How Iran Found a Lifeline in Domestic Economy

Despite crippling U.S. sanctions and the ongoing pandemic, Iran’s diversified economy is producing the same goods the country previously imported.

Employees package creams at a factory in Karaj, outside Tehran, that produces beauty products for the Iranian company Zarsima Nami Rasa.

The Download: In response to more than two years of U.S. sanctions, Iran is finding pockets of resilience in the sizable domestic economy. Homegrown companies are now producing goods that were once almost exclusively imported. Smaller growing businesses, meanwhile, saw an uptick in hiring. Iran’s non-oil industry’s gross revenues grew 83 percent recently, surpassing the sanctions-battered energy sector’s. Nimble small to medium-size companies are propelling the snowballing of Iranian manufacturing. About 1,000 enterprises have created 17,000 jobs, which accounts for 92 percent of Iran’s manufacturing enterprises and 45 percent of its industrial jobs.

Why It Matters: Despite the crippling U.S. sanctions and ongoing pandemic, Iran’s economy grew 1.3 percent in the six months leading to mid-September compared to last year, largely driven by domestic manufacturing.

For example, after U.S. sanctions prompted cosmetics purveyor L’Oréal to abandon acquisition talks with Zarsima Nami Rasa in 2018, the Iranian beauty supplier launched its own collection that has since replaced the French brand in Tehran’s hair salons. The company claims the domestic focus allowed it to retain 450 workers.
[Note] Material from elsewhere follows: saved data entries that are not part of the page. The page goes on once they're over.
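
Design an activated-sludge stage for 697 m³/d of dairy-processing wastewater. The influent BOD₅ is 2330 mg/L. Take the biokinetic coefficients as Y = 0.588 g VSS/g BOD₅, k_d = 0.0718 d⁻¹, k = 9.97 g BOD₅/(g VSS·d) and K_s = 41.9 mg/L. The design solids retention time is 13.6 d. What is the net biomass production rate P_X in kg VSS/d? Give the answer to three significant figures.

P_X ≈ 483 kg VSS/d

From the Monod/SRT balance for a CMAS, S = K_s·(1+k_d θ_c)/[θ_c·(Y k − k_d) − 1] = 41.9 × (1 + 0.0718 × 13.6) / [13.6 × (0.588 × 9.97 − 0.0718) − 1] = 82.81 / 77.75 = 1.065 mg/L.
The observed yield is Y_obs = Y/(1 + k_d·θ_c) = 0.588 / (1 + 0.0718 × 13.6) = 0.588 / 1.976 = 0.2975 g VSS per g BOD₅ removed.
Mass of BOD₅ removed per day: Q(S₀ − S) = 697 × 2329 g/m³ = 1623 kg/d.
Net biomass production P_X = Y_obs × Q·(S₀ − S) = 0.2975 × 1623 = 482.9 kg VSS/d.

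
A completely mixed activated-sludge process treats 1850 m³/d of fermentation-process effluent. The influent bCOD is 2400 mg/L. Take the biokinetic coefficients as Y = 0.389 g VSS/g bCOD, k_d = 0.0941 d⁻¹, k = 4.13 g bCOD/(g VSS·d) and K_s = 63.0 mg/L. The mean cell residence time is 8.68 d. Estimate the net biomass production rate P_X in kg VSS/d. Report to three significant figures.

Effluent substrate depends only on kinetics and SRT: S = K_s(1 + k_d θ_c) / [θ_c(Yk − k_d) − 1] = 63.0 × (1 + 0.0941 × 8.68) / [8.68 × (0.389 × 4.13 − 0.0941) − 1] = 114.5 / 12.13 = 9.437 mg/L.
Correct the yield for decay: Y_obs = Y/(1 + k_d θ_c) = 0.389 / (1 + 0.0941 × 8.68) = 0.389 / 1.817 = 0.2141.
Mass of bCOD removed per day: Q(S₀ − S) = 1850 × 2391 g/m³ = 4423 kg/d.
Biomass produced: P_X = Y_obs·Q·ΔS = 0.2141 × 4423 ≈ 946.9 kg VSS/d.

P_X ≈ 947 kg VSS/d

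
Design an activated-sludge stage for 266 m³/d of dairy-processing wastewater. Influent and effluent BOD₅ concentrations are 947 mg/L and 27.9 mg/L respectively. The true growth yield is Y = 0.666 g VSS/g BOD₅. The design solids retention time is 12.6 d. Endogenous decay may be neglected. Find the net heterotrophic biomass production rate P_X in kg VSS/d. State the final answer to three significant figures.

Since k_d ≈ 0, Y_obs = Y = 0.666 g VSS/g BOD₅.
Mass of BOD₅ removed per day: Q(S₀ − S) = 266 × 919.1 g/m³ = 244.5 kg/d.
P_X = Y_obs · Q(S₀ − S) = 0.6660 × 244.5 = 162.8 kg VSS/d.

P_X ≈ 163 kg VSS/d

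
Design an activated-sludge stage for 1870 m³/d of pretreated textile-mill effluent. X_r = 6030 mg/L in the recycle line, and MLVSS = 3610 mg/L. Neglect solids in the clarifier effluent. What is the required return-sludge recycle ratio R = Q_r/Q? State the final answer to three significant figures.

R ≈ 1.49

Solids balance on the clarifier gives (1+R)X = R·X_r, so R = X/(X_r − X) = 3610 / (6030 − 3610) = 1.492.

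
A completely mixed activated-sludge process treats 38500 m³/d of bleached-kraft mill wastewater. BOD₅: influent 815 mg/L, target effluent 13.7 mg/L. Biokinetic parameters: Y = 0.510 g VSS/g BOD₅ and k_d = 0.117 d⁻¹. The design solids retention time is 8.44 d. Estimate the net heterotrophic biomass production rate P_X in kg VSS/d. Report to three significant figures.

Correct the yield for decay: Y_obs = Y/(1 + k_d θ_c) = 0.510 / (1 + 0.117 × 8.44) = 0.510 / 1.987 = 0.2566.
Substrate removed = Q·(S₀ − S) = 38500 m³/d × (815 − 13.7) g/m³ = 3.09×10^7 g/d = 30850 kg/d.
Net biomass production P_X = Y_obs × Q·(S₀ − S) = 0.2566 × 30850 = 7916 kg VSS/d.

P_X ≈ 7920 kg VSS/d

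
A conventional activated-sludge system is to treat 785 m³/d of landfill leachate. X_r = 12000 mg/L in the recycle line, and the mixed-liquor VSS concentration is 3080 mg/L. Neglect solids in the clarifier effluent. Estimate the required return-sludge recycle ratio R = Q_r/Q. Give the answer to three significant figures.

R = Q_r/Q = X/(X_r − X) = 3080 / (12000 − 3080) = 0.3453.

R ≈ 0.345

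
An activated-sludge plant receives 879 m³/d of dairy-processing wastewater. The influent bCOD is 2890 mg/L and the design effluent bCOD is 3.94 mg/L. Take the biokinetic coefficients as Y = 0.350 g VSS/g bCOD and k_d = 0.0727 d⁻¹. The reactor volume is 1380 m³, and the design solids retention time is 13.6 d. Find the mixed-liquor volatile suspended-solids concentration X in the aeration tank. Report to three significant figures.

X = Y·Q·ΔS·θ_c / [V·(1 + k_d θ_c)] = 0.350 × 879 × (2890 − 3.94) × 13.6 / [1380 × (1 + 0.0727 × 13.6)] = 4400 mg/L.

X ≈ 4400 mg/L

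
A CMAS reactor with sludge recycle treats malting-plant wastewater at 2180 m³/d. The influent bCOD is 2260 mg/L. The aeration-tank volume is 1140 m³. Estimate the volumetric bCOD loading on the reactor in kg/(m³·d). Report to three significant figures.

Applied bCOD load per unit volume = Q·S₀/V = (2180 × 2260/1000)/1140 = 4.322 kg bCOD·m⁻³·d⁻¹.

L_v ≈ 4.32 kg bCOD/(m³·d)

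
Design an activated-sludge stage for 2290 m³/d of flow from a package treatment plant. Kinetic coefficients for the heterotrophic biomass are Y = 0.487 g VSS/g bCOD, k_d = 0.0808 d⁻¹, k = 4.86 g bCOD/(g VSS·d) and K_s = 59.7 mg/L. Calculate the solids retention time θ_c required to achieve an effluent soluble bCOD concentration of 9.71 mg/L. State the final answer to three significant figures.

At the target effluent, Y k S/(K_s+S) = 0.487×4.86×9.71/69.41 = 0.3311 d⁻¹.
Then 1/θ_c = μ − k_d = 0.3311 − 0.0808 = 0.2503 d⁻¹, giving θ_c = 3.995 d.

θ_c ≈ 4.00 d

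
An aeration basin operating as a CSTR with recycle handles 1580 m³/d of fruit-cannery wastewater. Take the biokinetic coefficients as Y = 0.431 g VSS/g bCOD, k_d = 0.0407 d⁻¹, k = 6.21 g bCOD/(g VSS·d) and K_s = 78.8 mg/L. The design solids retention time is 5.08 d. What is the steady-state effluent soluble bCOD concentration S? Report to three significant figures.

Effluent substrate depends only on kinetics and SRT: S = K_s(1 + k_d θ_c) / [θ_c(Yk − k_d) − 1] = 78.8 × (1 + 0.0407 × 5.08) / [5.08 × (0.431 × 6.21 − 0.0407) − 1] = 95.09 / 12.39 = 7.675 mg/L.

S ≈ 7.67 mg/L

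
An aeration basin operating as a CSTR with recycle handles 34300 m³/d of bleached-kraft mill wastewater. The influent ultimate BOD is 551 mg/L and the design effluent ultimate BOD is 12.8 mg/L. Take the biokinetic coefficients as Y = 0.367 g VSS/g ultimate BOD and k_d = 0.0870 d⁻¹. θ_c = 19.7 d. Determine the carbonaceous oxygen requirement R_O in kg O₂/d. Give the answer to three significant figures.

Correct the yield for decay: Y_obs = Y/(1 + k_d θ_c) = 0.367 / (1 + 0.0870 × 19.7) = 0.367 / 2.714 = 0.1352.
Mass of ultimate BOD removed per day: Q(S₀ − S) = 34300 × 538.2 g/m³ = 18460 kg/d.
Net sludge production P_X = 0.1352 × 18460 = 2496 kg VSS/d.
R_O = Q·(S₀ − S) − 1.42·P_X = 18460 − 1.42 × 2496 = 14915 kg O₂/d.

R_O ≈ 14900 kg O₂/d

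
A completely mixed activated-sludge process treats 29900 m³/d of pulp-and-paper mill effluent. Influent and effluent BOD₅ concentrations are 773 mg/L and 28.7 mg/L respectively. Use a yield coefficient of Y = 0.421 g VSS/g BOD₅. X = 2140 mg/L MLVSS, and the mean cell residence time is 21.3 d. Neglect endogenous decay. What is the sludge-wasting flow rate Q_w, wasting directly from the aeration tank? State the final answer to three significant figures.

Q_w ≈ 4380 m³/d

V·X = Y·Q·ΔS·θ_c gives V = 0.421 × 29900 × (773 − 28.7) × 21.3 / 2140 = 93254 m³.
For wasting at MLVSS concentration, Q_w = V/θ_c = 93254/21.3 = 4378 m³/d.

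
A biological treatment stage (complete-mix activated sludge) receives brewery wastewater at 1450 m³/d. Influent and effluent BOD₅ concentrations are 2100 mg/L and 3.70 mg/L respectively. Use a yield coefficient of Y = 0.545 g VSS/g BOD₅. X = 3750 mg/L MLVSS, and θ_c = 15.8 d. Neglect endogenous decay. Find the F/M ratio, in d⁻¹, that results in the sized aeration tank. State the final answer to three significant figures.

Biomass mass balance (decay neglected): V·X = Y·Q·(S₀ − S)·θ_c, so V = 0.545 × 1450 × (2100 − 3.70) × 15.8 / 3750 = 6980 m³.
F/M = applied load / biomass = Q·S₀/(V·X) = 1450 × 2100 / (6980 × 3750) = 0.1163 d⁻¹.

F/M ≈ 0.116 d⁻¹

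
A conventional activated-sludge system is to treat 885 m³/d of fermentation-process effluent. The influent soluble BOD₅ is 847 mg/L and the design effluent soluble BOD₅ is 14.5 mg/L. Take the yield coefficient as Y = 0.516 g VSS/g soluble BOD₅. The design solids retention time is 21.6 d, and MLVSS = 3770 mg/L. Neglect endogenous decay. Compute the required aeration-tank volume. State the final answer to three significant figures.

V ≈ 2180 m³

With k_d = 0 the design equation reduces to V = Y Q (S₀−S) θ_c / X = 0.516 × 885 × (847 − 14.5) × 21.6 / 3770 = 2178 m³.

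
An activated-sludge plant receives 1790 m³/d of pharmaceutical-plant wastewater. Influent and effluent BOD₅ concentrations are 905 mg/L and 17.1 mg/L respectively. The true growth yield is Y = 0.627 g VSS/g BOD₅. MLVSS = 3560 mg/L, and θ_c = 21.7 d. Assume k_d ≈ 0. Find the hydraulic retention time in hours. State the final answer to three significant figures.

With k_d = 0 the design equation reduces to V = Y Q (S₀−S) θ_c / X = 0.627 × 1790 × (905 − 17.1) × 21.7 / 3560 = 6074 m³.
Hydraulic retention time τ = V/Q = 6074 / 1790 = 3.393 d = 81.44 h.

τ ≈ 81.4 h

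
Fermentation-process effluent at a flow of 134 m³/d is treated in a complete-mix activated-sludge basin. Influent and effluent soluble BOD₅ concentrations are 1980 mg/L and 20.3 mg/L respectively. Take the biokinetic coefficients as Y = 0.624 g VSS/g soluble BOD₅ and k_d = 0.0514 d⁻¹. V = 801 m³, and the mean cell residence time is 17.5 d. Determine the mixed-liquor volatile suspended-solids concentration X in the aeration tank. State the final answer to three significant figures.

From V·X·(1 + k_d·θ_c) = Y·Q·(S₀ − S)·θ_c: X = 0.624 × 134 × (1980 − 20.3) × 17.5 / [801 × (1 + 0.0514 × 17.5)] = 1885 mg/L.

X ≈ 1880 mg/L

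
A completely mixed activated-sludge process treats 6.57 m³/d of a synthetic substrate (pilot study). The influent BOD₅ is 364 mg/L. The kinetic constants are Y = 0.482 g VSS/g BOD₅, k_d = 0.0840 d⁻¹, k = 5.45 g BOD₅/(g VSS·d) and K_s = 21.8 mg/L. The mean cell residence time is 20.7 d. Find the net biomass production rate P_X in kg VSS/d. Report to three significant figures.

P_X ≈ 0.420 kg VSS/d

From the Monod/SRT balance for a CMAS, S = K_s·(1+k_d θ_c)/[θ_c·(Y k − k_d) − 1] = 21.8 × (1 + 0.0840 × 20.7) / [20.7 × (0.482 × 5.45 − 0.0840) − 1] = 59.71 / 51.64 = 1.156 mg/L.
Correct the yield for decay: Y_obs = Y/(1 + k_d θ_c) = 0.482 / (1 + 0.0840 × 20.7) = 0.482 / 2.739 = 0.1760.
Q·(S₀ − S) = 6.57 × (364 − 1.16) × 10⁻³ = 2.384 kg/d removed.
Biomass produced: P_X = Y_obs·Q·ΔS = 0.1760 × 2.384 ≈ 0.4195 kg VSS/d.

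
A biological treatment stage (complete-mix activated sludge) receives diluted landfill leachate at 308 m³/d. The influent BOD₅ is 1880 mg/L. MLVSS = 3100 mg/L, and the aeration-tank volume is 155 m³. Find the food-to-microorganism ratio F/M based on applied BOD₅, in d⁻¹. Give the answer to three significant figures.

Food-to-microorganism ratio F/M = Q S₀ / (V X) = 308 × 1880 / (155.0 × 3100) = 1.205 d⁻¹.

F/M ≈ 1.21 d⁻¹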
Iranian home appliances have also saturated the market, taking advantage of South Korean competitors LG Electronics and Samsung with the first domestically produced dishwasher, Josephine. Sales of dishwashers and washing machines have skyrocketed 40 percent and 55 percent, respectively, over the last two years, allowing the company to hire 600 workers.

In Their Own Words: “In the past three to four years, the infrastructure and technology haven’t been updated or modernized the way it should’ve been,” said Mohammad Taheri, editor in chief of Iranian economic weekly Tejarat Farda. “If the supply of cheap fuel to factories is stopped, and if they cannot mend the low-efficiency that is ruling the industry now, this situation cannot continue.”

Surface Says: The Iranian economy is weathering the country’s stormy relationship with the U.S., but that won’t last long if foreign investors continue to steer clear of Iran. This would cause the country’s capital-constrained and technology-restricted manufacturing sector to halt growth altogether.